Ehren Tool, ceramicist and veteran of the United States Marine Corps, shares personal views about war from his experience in the service. This November, Cypress College was able to host Tool, who provided a ceramics workshop in the campus art gallery during an exhibition of veteran’s art work called A Different 1%.
At a towering height of over six feet, Tool does not seem as if he would sit at a small pottery wheel for hours a day, building ceramic cups. After noticing his overalls covered in old clay, however, one immediately realizes that Tool is an artist. Tool’s passion for ceramics automatically draws people into his work and shines through every last cup. In the gallery, students surrounded Tool, their faces wide with astonishment as they witnessed him work.
Tool shared his creative projects and showed students hands on, step by step, how he creates his famous cups. The ceramicist builds cups by throwing them on a potter’s wheel and engraves them with homemade stamps he has made, including stamps with war messages and printed images to communicate with his audience.

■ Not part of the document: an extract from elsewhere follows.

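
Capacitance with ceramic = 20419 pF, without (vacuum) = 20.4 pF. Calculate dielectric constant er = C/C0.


er = 20419 / 20.4 = 1000.93

1000.93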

Tool has traveled all over the world to share his artwork with one goal, hoping that “…conversations flourish between veterans and the people who are close to them. I also hope that some honest conversation can happen about war and its causes.”
Tool threw dozens of cups in the ceramics studio on campus the same day as the workshop to be able to decorate the cups in time. Tool uses a technique of throwing these cups on the potter’s wheel known as “throwing off the mound”. This technique involves the potter starting with an large amount of clay on the wheel and molding the cups at the top the resulting mound, creating new cups and then cutting them off one by one until all clay is gone. Tool made a massive amount of cups in only about an hour, which showed off his obvious talent.
Tool is a Marine veteran who served in the 1991 Gulf War and currently works in the Ceramic Department of the University of California, Berkeley. The ceramicist has made over a total of 16,000 cups, all given as gifts.